Sur la planète oubliée, les araignées étaient les ogres des tribus humaines. Il était difficile d’apprendre à les connaître car les étudier, c’était aller à une mort certaine. Cependant, tous les hommes savaient qu’une araignée tisseuse ne quittait jamais sa trappe. Jamais. Et Burl imagina l’exploit impossible, magnifique, d’utiliser cette faiblesse pour tuer une mygale.

Le jeune homme passa derrière la toile. Et il attendit. Bientôt, par les interstices de la soie, il aperçut la masse grise de l’araignée. Elle avait abandonné la carcasse du grillon pour retourner dans son nid soyeux.

Du fond de son repaire, elle surveillait les fils de son piège d’un œil halluciné.

Burl sentit ses cheveux se dresser sur sa tête. Mais il n’abandonna pas son projet.

Le nid de l’araignée ne reposait pas sur le sol. Il était suspendu par des câbles comme ceux qui recouvraient le piège lui-même.

La sueur coulait sur le visage de Burl. Il leva sa lance. Il ne courait en fait aucun danger avant le moment où il frapperait, mais l’idée même d’attaquer une mygale le terrifiait.

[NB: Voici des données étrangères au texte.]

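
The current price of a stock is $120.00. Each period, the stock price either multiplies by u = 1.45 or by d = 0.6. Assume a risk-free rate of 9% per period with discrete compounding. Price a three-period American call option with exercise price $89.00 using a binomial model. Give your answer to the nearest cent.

Risk-neutral probability p = (1 + 0.09 − 0.6)/(1.45 − 0.6) = 0.4900/0.8500 = 0.5765
Terminal stock prices: S_uuu = 365.8, S_uud = 151.4, S_udd = 62.64, S_ddd = 25.92
Terminal payoffs (S − K): max(276.8, 0) = 276.8, max(62.38, 0) = 62.38, max(-26.36, 0) = 0, max(-63.08, 0) = 0
Node uu (S = 252.3): continuation = 1/1.09·[0.5765·276.8350 + 0.4235·62.3800] = 170.6486; exercise value = 163.3000 ≤ continuation, so V_uu = 170.6486
Node ud (S = 104.4): continuation = 1/1.09·[0.5765·62.3800 + 0.4235·0.0000] = 32.9910; exercise value = 15.4000 ≤ continuation, so V_ud = 32.9910
Node dd (S = 43.2): continuation = 1/1.09·[0.5765·0.0000 + 0.4235·0.0000] = 0.0000; exercise value = 0.0000 ≤ continuation, so V_dd = 0.0000
Node u (S = 174): continuation = 1/1.09·[0.5765·170.6486 + 0.4235·32.9910] = 103.0703; exercise value = 85.0000 ≤ continuation, so V_u = 103.0703
Node d (S = 72): continuation = 1/1.09·[0.5765·32.9910 + 0.4235·0.0000] = 17.4480; exercise value = 0.0000 ≤ continuation, so V_d = 17.4480
Node 0 (S = 120): continuation = 1/1.09·[0.5765·103.0703 + 0.4235·17.4480] = 61.2906; exercise value = 31.0000 ≤ continuation, so V_0 = 61.2906

$61.29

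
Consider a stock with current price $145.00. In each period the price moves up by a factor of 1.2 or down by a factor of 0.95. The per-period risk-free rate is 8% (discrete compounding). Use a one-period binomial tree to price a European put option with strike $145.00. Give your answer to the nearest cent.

$3.22

Risk-neutral probability p = (1 + 0.08 − 0.95)/(1.2 − 0.95) = 0.1300/0.2500 = 0.5200
Terminal stock prices: S_u = 174, S_d = 137.8
Terminal payoffs (K − S): max(-29, 0) = 0, max(7.25, 0) = 7.25
Node 0 (S = 145): V_0 = 1/1.08·[0.5200·0.0000 + 0.4800·7.2500] = 3.2222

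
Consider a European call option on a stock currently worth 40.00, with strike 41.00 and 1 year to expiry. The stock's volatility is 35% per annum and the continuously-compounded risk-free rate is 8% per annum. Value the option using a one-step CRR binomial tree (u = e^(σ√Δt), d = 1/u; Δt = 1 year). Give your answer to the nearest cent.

7.71

CRR parameters: u = e^(σ√Δt) = e^(0.35·√1) = 1.4191, d = 1/u = 0.7047
Per-period rate: rΔt = 0.08·1 = 0.08, so R = e^0.08 = 1.0833
Risk-neutral probability p = (e^0.08 − 0.7047)/(1.4191 − 0.7047) = 0.3786/0.7144 = 0.5300
Terminal stock prices: S_u = 56.76, S_d = 28.19
Terminal payoffs (S − K): max(15.76, 0) = 15.76, max(-12.81, 0) = 0
Node 0 (S = 40): V_0 = e^(−0.08)·[0.5300·15.7627 + 0.4700·0.0000] = 7.7115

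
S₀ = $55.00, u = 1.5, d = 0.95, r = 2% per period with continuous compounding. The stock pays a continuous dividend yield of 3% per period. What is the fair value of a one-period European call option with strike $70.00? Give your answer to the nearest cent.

$0.89

Per-period risk-free factor R = e^0.02 = 1.0202; dividend-adjusted growth = e^(0.02−0.03) = 0.9900.
Risk-neutral probability p = (0.9900 − 0.95)/(1.5 − 0.95) = 0.0400/0.5500 = 0.0728
Terminal stock prices: S_u = 82.5, S_d = 52.25
Terminal payoffs (S − K): max(12.5, 0) = 12.5, max(-17.75, 0) = 0
Node 0 (S = 55): V_0 = e^(−0.02)·[0.0728·12.5000 + 0.9272·0.0000] = 0.8922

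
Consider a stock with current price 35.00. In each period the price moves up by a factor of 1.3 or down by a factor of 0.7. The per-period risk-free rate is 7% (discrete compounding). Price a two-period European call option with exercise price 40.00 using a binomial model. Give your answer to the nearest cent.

6.36

Risk-neutral probability p = (1 + 0.07 − 0.7)/(1.3 − 0.7) = 0.3700/0.6000 = 0.6167
Terminal stock prices: S_uu = 59.15, S_ud = 31.85, S_dd = 17.15
Terminal payoffs (S − K): max(19.15, 0) = 19.15, max(-8.15, 0) = 0, max(-22.85, 0) = 0
Node u (S = 45.5): V_u = 1/1.07·[0.6167·19.1500 + 0.3833·0.0000] = 11.0366
Node d (S = 24.5): V_d = 1/1.07·[0.6167·0.0000 + 0.3833·0.0000] = 0.0000
Node 0 (S = 35): V_0 = 1/1.07·[0.6167·11.0366 + 0.3833·0.0000] = 6.3607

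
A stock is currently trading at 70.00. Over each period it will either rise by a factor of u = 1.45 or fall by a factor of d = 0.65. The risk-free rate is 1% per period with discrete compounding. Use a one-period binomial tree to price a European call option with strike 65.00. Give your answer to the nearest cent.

Risk-neutral probability p = (1 + 0.01 − 0.65)/(1.45 − 0.65) = 0.3600/0.8000 = 0.4500
Terminal stock prices: S_u = 101.5, S_d = 45.5
Terminal payoffs (S − K): max(36.5, 0) = 36.5, max(-19.5, 0) = 0
Node 0 (S = 70): V_0 = 1/1.01·[0.4500·36.5000 + 0.5500·0.0000] = 16.2624

16.26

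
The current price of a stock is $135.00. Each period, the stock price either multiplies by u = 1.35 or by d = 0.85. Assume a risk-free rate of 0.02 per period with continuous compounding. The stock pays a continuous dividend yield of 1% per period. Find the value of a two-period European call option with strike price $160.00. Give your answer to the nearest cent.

Per-period risk-free factor R = e^0.02 = 1.0202; dividend-adjusted growth = e^(0.02−0.01) = 1.0101.
Risk-neutral probability p = (1.0101 − 0.85)/(1.35 − 0.85) = 0.1601/0.5000 = 0.3201
Terminal stock prices: S_uu = 246, S_ud = 154.9, S_dd = 97.54
Terminal payoffs (S − K): max(86.04, 0) = 86.04, max(-5.088, 0) = 0, max(-62.46, 0) = 0
Node u (S = 182.2): V_u = e^(−0.02)·[0.3201·86.0375 + 0.6799·0.0000] = 26.9953
Node d (S = 114.8): V_d = e^(−0.02)·[0.3201·0.0000 + 0.6799·0.0000] = 0.0000
Node 0 (S = 135): V_0 = e^(−0.02)·[0.3201·26.9953 + 0.6799·0.0000] = 8.4701

$8.47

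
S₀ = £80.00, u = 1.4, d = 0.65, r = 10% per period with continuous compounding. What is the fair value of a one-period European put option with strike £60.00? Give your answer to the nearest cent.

£2.85

Risk-neutral probability p = (e^0.1 − 0.65)/(1.4 − 0.65) = 0.4552/0.7500 = 0.6069
Terminal stock prices: S_u = 112, S_d = 52
Terminal payoffs (K − S): max(-52, 0) = 0, max(8, 0) = 8
Node 0 (S = 80): V_0 = e^(−0.1)·[0.6069·0.0000 + 0.3931·8.0000] = 2.8456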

La main de Burl se crispa sur son arme. Il la projeta sur la masse que formait le corps de l’araignée. Il appuya avec une furie hystérique. Puis il s’enfuit comme si le diable était à ses trousses.

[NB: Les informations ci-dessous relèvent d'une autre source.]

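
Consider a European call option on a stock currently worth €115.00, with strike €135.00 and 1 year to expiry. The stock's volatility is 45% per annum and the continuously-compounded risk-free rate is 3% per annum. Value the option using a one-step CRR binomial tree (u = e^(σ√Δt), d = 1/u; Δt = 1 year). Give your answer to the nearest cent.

€18.58

CRR parameters: u = e^(σ√Δt) = e^(0.45·√1) = 1.5683, d = 1/u = 0.6376
Per-period rate: rΔt = 0.03·1 = 0.03, so R = e^0.03 = 1.0305
Risk-neutral probability p = (e^0.03 − 0.6376)/(1.5683 − 0.6376) = 0.3928/0.9307 = 0.4221
Terminal stock prices: S_u = 180.4, S_d = 73.33
Terminal payoffs (S − K): max(45.36, 0) = 45.36, max(-61.67, 0) = 0
Node 0 (S = 115): V_0 = e^(−0.03)·[0.4221·45.3559 + 0.5779·0.0000] = 18.5782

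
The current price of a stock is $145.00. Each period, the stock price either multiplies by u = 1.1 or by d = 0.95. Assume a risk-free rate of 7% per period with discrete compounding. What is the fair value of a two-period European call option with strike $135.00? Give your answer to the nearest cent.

Risk-neutral probability p = (1 + 0.07 − 0.95)/(1.1 − 0.95) = 0.1200/0.1500 = 0.8000
Terminal stock prices: S_uu = 175.5, S_ud = 151.5, S_dd = 130.9
Terminal payoffs (S − K): max(40.45, 0) = 40.45, max(16.53, 0) = 16.53, max(-4.138, 0) = 0
Node u (S = 159.5): V_u = 1/1.07·[0.8000·40.4500 + 0.2000·16.5250] = 33.3318
Node d (S = 137.8): V_d = 1/1.07·[0.8000·16.5250 + 0.2000·0.0000] = 12.3551
Node 0 (S = 145): V_0 = 1/1.07·[0.8000·33.3318 + 0.2000·12.3551] = 27.2303

$27.23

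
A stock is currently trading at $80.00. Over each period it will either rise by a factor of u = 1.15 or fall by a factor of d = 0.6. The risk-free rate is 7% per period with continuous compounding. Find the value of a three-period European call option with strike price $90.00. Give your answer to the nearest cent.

Risk-neutral probability p = (e^0.07 − 0.6)/(1.15 − 0.6) = 0.4725/0.5500 = 0.8591
Terminal stock prices: S_uuu = 121.7, S_uud = 63.48, S_udd = 33.12, S_ddd = 17.28
Terminal payoffs (S − K): max(31.67, 0) = 31.67, max(-26.52, 0) = 0, max(-56.88, 0) = 0, max(-72.72, 0) = 0
Node uu (S = 105.8): V_uu = e^(−0.07)·[0.8591·31.6700 + 0.1409·0.0000] = 25.3685
Node ud (S = 55.2): V_ud = e^(−0.07)·[0.8591·0.0000 + 0.1409·0.0000] = 0.0000
Node dd (S = 28.8): V_dd = e^(−0.07)·[0.8591·0.0000 + 0.1409·0.0000] = 0.0000
Node u (S = 92): V_u = e^(−0.07)·[0.8591·25.3685 + 0.1409·0.0000] = 20.3208
Node d (S = 48): V_d = e^(−0.07)·[0.8591·0.0000 + 0.1409·0.0000] = 0.0000
Node 0 (S = 80): V_0 = e^(−0.07)·[0.8591·20.3208 + 0.1409·0.0000] = 16.2774

$16.28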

Ce ne fut que longtemps après qu’il se risqua à revenir sur ses pas. Il avait la gorge serrée. Tout était calme. Burl avait manqué les horribles convulsions de la mygale blessée. Il n’avait pas entendu les affreux grincements de ses crochets crispés sur l’arme qui la transperçait. Quand il revint, il vit tout de suite la large déchirure que sa lance avait faite dans la soie du nid. Le regard éteint de l’araignée le fixait avec une cruauté intense. Ses crochets étaient encore levés pour tuer. Ses pattes velues avaient déchiré le trou béant d’où elle émergeait à demi. Une mare de liquide puant était répandue sur le sol.